NUSANEWS - Sebelum tsunami Banten dan Lampung pada Sabtu (22/12/2018) tak ada peringatan dini dari Badan Meteorologi, Klimatologi, dan Geofisika (BMKG).
Alasannya, tsunami terebut bukan disebabkan adanya gempa bumi seperti biasanya, melainkan dikarenakan adanya aktivitas vulkanik Gunung Anak Krakatau.
Kabid Mitigasi Gempa Bumi dan Tsunami BMKG Tiar Prasetya mengatakan, peringatan tsunami tersebut merupakan tupoksi yang seharusnya dilakukan oleh Pusat Vulkanologi dan Mitigasi Bencana Geologi (PVMBG) Badan Geologi Kementerian ESDM.
Pasalnya, BMKG hanya memiliki alat pendeteksi tsunami yang disebabkan oleh gempa tektonik.
“Kita kan biasanya di seismik kalau peringatan tsunami. Kita kerja sama dengan Badan Geologi ini ada longsoran di Anak Krakatau menyebabkan triger tsunami. (Tsunami akibat gempa) vulkanik itu kan tupoksi Badan Geologi,” ujar Tiar saat ditemui di kantor BMKG, Jakarta Pusat, Minggu (23/12).
Tiar mengaskan, pihaknya sudah memberikan peringatan adanya gelombang tinggi 1,5-2,5 meter yang akan terjadi pada Sabtu (22/12) hingga Selasa (25/12) mendatang.
Namun, upaya mitigasi itu hanya ditujukan untuk para nelayan agar tidak dulu berlayar, apalagi jika menggunakan kapal kecil.
“Peringatan hanya untuk nelayan dan pelayaran, tidak tsunami. Bukan untuk (masyarakat) di pantai. Untuk informasi supaya kapal kecil tidak berlayar,” tegas dia.
Sebagaimana pada asumsi awal, BMKG tidak mengakui terjadinya tsunami di pesisir pantai Banten dan Lampung itu.
Berdasarkan catatannya, BMKG meyakini kejadian tersebut adalah gelombang pasang akibat bulan purnama.
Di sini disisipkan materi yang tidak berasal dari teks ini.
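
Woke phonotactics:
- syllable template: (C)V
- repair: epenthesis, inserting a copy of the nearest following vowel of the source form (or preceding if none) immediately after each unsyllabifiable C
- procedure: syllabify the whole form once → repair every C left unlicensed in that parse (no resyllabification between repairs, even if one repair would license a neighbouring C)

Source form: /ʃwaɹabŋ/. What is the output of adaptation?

ʃawaɹabaŋa

Under (C)V, the unsyllabifiable consonants are /ʃ/, /b/, /ŋ/ (no codas are permitted; onsets are limited to one consonant).
Inserting the epenthetic vowel yields /ʃ/ → /ʃa/, /b/ → /ba/, /ŋ/ → /ŋa/.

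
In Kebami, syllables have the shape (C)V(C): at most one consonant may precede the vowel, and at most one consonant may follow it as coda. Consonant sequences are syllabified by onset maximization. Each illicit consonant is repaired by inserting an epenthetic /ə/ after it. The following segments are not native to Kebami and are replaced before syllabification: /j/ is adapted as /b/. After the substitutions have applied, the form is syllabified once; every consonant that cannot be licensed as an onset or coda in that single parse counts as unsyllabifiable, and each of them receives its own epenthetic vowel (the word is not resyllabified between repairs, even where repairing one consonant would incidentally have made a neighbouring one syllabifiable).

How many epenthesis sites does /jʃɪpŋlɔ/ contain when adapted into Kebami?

2

After substitution the input is /bʃɪpŋlɔ/.
The unsyllabifiable consonants are /b/, /ŋ/; each receives one epenthetic vowel.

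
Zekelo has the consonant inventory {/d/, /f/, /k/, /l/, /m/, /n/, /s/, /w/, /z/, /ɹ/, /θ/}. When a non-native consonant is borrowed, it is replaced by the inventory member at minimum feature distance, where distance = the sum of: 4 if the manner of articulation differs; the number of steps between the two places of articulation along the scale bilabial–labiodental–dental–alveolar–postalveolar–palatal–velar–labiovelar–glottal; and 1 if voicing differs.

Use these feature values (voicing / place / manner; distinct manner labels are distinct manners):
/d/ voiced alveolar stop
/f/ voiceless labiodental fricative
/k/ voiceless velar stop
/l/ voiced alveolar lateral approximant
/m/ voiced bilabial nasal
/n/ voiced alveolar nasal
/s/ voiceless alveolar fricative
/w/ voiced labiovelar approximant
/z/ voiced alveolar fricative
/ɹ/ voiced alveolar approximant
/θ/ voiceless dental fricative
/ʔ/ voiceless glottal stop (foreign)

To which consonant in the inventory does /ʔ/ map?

k

/k/ is closest: same manner (stop), place distance 2 (glottal→velar), same voicing; total 2. Next closest is /d/ at distance 6.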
Namun, setelah mengkaji lebih dalam melalui alat tide gauge, rupanya terdapat anomali pada malam itu.
“Asumsi awal adalah akibat gelombang laut tadi. Tapi di kita juga ada tide gauge yang mencatat pasang surut air laut di pantai,”
“Tiba-tiba ada anomali, kita coba teliti apa itu, gelombang besar. Ternyata yang masuk tadi itu adalah karena akibat tsunami,” terangnya.
Tiar menjelaskan, peringatan dini tsunami sejatinya merupakan konsorsium beberapa instansi dan kelembagaan.
Mereka bekerja sama, termasuk untuk memberilan sosialisasi, pemahaman, serta pendidikan kepada masyarakat tentang bencana.
Tujuannya, agar masyakarat bisa sadar bencana dan mengurangi korban terdampak.
Sementara itu, BMKG dan PVMBG sama-sama bertugas menyiarkan peringatan dini tsunami.
“Alat tadi (pendeteksi tsunami akibat vulkanik) itu terkait dengan PVMBG. Kemarin pas ada letusan (Anak Krakatau) seismograf di sana rusak, itu di luar BMKG,” paparnya.
Tiar mengungkap, tsunami Banten-Lampung itu merupakan bencana yang unik.
Pasalnya, dalam satu kejadian, gelombang tsunami dan gelombang pasang menyatu hingga membentuk kekuatan yang besar dengan ketinggian mencapai 0,9 meter.
“Indonesia sangat jarang, ini very (sangat) unik,” katanya.
Terpisah, PVMBG hingga kini belum bisa memastikan bahwa tsunami di Selat Sunda akibat dari letusan Gunung Anak Krakatau.
Pihaknya akan mengecek terlebih dahulu di lapangan untuk memastikan penyebabnya.
Kepala Bidang Mitigasi Gunung Api PVMBG Wawan Irawan mengatakan, sementara ini pihaknya tidak bisa menyimpulkan tsunami Selat Sunda diakibatkan oleh Gunung Anak Krakatau.
Untuk itu, terangnya, kondisi kekinian Gunung Anak Krakatau itu perlu dicek lebih dulu.
Jika benar tsunami itu diakibatkan longsoran di dasar laut, maka dipastikan mememerlukan terusan yang cukup besar.
“Tapi yang akan kami cek yakni apakah ada longsoran di tubuh Anak Krakatau sehingga menyebabkan tsunami,”
“Ttu juga kalau terjadi longsoran perlu yang besar sekali sehingga mengakibatkan tsunami,” kata Wawan di Gedung PVMBG, Bandung, Minggu (23/12).